Сумерки сгущались, и я молча смотрел на прекрасный, пощаженный временем лоб Маргарет, на ее широко расставленные глаза, ясные и пронизывающие. Она встала, как бы давая мне понять, что пора уходить.
— Вам будет темно возвращаться, — сказала она. — Пожалуй, будет дождь.
— А что, Маргарет, — спросил я вдруг без всякой задней мысли, — вы никогда ни о чем не сожалеете?
Она посмотрела на меня внимательно.
— Мне жаль, что я не родила еще одного сына.
— И вы бы… — начал я.
— Да, конечно, — перебила она, — я бы дала ему то же имя.
Возвращаясь домой по темной дороге меж ивовых плетней, я думал о всех этих «почему» и повторял то громко, то тихо: «Сэмюэл». Я вслушивался в это сочетание звуков, бывшее причиной стольких трагедий в жизни Маргарет Хэнен. В этом звучании, в этом имени было что-то чарующее. Да, было!
Неслыханное нашествие
Раздор между Китаем и остальным миром достиг своей высшей точки в 1976 году. Пришлось из-за этого даже отложить празднование двухсотлетия американской свободы. И в других странах по той же причине спутались, смешались и были отложены на неопределенное время различные начинания.

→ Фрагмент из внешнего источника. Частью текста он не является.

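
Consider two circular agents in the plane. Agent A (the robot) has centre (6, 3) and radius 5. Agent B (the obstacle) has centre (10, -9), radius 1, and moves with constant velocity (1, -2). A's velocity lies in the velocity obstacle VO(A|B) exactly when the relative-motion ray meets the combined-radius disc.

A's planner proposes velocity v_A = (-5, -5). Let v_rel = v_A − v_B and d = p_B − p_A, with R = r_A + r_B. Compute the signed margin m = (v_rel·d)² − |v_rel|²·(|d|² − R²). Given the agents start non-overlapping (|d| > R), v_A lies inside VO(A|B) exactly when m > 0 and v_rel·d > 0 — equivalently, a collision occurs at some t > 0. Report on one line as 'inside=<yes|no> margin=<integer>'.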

Мир внезапно очнулся и сразу увидел грозящую ему опасность, а между тем уже в течение по крайней мере семидесяти лет все неприметно вело к этой трагической развязке. Корни события, взволновавшего теперь весь мир, уходили в далекое прошлое, к 1904 году.

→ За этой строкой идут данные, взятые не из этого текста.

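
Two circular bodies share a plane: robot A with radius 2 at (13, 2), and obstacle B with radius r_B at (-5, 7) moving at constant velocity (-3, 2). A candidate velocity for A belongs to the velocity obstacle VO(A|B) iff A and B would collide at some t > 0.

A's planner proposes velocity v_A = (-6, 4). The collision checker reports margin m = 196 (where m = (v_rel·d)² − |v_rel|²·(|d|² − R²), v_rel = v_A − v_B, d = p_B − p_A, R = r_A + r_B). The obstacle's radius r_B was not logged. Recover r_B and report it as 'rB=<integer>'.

m = 196
d = (-18, 5);  v_rel = (-3, 2),  |v_rel|² = 13
v_rel×d = (-3)·(5) − (2)·(-18) = 21
since m = R²·13 − 21²:  R² = (441 + 196) / 13 = 49
R = √49 = 7  ⇒  r_B = 7 − 2 = 5

rB=5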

В 1904 году была русско-японская война, и все историки тогда же отметили как событие первостепенной важности вступление Японии в число великих держав. Но особенно важно было пробуждение Китая. Это долгожданное событие наконец началось. Западные государства давно уже старались пробудить эту таинственную страну, но это им не удавалось. И в конце концов вследствие своего врожденного оптимизма, а также расового самомнения они решили, что пробудить Китай — задача невыполнимая.

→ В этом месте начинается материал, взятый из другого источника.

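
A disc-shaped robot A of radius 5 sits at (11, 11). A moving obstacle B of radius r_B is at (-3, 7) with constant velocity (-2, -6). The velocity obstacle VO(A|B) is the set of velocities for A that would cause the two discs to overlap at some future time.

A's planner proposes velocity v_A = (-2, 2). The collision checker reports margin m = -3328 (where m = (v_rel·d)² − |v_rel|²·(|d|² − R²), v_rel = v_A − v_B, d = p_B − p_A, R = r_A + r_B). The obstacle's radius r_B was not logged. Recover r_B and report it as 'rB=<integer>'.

m = -3328
d = (-14, -4);  v_rel = (0, 8),  |v_rel|² = 64
v_rel×d = (0)·(-4) − (8)·(-14) = 112
since m = R²·64 − 112²:  R² = (12544 + -3328) / 64 = 144
R = √144 = 12  ⇒  r_B = 12 − 5 = 7

rB=7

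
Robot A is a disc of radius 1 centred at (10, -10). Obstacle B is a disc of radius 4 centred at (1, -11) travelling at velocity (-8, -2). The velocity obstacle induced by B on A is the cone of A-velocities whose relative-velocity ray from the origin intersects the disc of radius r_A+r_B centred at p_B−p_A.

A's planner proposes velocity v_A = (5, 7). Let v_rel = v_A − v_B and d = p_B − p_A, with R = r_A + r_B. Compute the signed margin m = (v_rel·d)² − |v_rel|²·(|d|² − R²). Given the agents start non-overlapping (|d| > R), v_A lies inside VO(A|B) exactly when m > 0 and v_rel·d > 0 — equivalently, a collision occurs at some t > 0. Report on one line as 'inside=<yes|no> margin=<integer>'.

d = (-9, -1),  |d|² = 82;  R = 1+4 = 5,  c = 82−5² = 57
v_rel = (13, 9),  |v_rel|² = 250;  v_rel·d = (13)·(-9) + (9)·(-1) = -126
250·t² + 252·t + 57 = 0  ⇒  m = (-126)² − 250·57 = 1626
m = 1626 > 0,  v_rel·d = -126 < 0  ⇒  outside

inside=no margin=1626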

Но они упустили из виду одно очень важное обстоятельство: у них с Китаем не было общего языка; их процесс мышления был совершенно иной, чем у китайцев. Они никак не могли сговориться. Ум западных людей не мог глубоко проникнуть в психику китайцев и запутывался в ней, как в лабиринте. С другой стороны, и китайский ум не мог вполне постигнуть европейские мысли, натыкаясь на какую-то непроницаемую стену. Стеной был язык. Не было никакой возможности втолковать китайцу западные идеи. Китай продолжал крепко спать. Экономические достижения и прогресс Запада были для Китая закрытой книгой, и Запад не мог ему помочь раскрыть эту книгу.
Где-то в глубине сознания какой-нибудь европейской нации, — ну, скажем, англичан, — была способность возмущаться краткостью и невыразительностью саксонских слов; так же в глубине сознания китайцев таилась способность возмущаться сложностью иероглифов. Но китайский ум был равнодушен к коротким саксонским словам, так же как английский ум — к китайским иероглифам. Ум тех и других был соткан из совершенно различных материалов; потому-то экономические достижения и прогресс Запада не могли рассеять сон Китая.